Monday, May 19, 2008

State may be asked to help in Macy dispute

Published Saturday May 17, 2008
State may be asked to help in Macy dispute
BY PAUL HAMMEL
WORLD-HERALD BUREAU


LINCOLN — The attorney for the Macy, Neb., school district said Friday that the Attorney General's Office may be asked to intervene in a dispute between the school district and the Omaha Tribal Council over the status of school Superintendent Morris Bates.

Bates on Wednesday was escorted off the Omaha Indian Reservation by members of the Tribal Council and tribal police and told to never return.

That action followed a meeting of the Omaha Nation School Board in which a motion to fire Bates was made but never seconded.

The school board member who made the unsuccessful motion, Barry Webster, also is a member of the Tribal Council. He and the tribal chairman, Ansley Griffing, led the contingent that expelled Bates, according to minutes of the school board meeting.

Attempts to reach Bates at his home in Homer, Neb., were unsuccessful.

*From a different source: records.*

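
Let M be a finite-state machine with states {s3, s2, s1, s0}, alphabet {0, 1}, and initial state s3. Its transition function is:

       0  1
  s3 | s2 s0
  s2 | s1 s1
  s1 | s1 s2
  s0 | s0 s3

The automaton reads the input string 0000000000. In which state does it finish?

Trace: s3 -0-> s2 -0-> s1 -0-> s1 -0-> s1 -0-> s1 -0-> s1 -0-> s1 -0-> s1 -0-> s1 -0-> s1

s1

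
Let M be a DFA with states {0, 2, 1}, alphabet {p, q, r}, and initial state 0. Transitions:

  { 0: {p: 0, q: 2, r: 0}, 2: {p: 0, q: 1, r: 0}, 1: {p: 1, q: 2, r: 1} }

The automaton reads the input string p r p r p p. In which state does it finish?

0

0 → 0 → 0 → 0 → 0 → 0 → 0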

Webster said the Tribal Council was exerting its sovereignty rights, expelling the superintendent due to poor test scores of Omaha Nation students.

"It should have been done a long time ago," he said.

John Recknor, the school district's attorney, said the Tribal Council has no jurisdiction over employment of staff of the school, which is a state entity.

Bates, he said, just received a two-year contract extension from the six-member school board, a majority of whom believes the superintendent is doing a good job.

Recknor said he was instructed by the school board, during an emergency meeting Thursday, to send a letter to the Tribal Council informing them of the "real mess" they have created.

He said summer school would be canceled because of the removal of Bates, who must be paid because of the new contract. State funding and the status of federal grants administered by Bates also are imperiled, Recknor said.

Recknor said he hoped the Tribal Council would reverse its action against Bates and back off a threat to expel two other school administrators. If not, he said he might ask the attorney general to step in.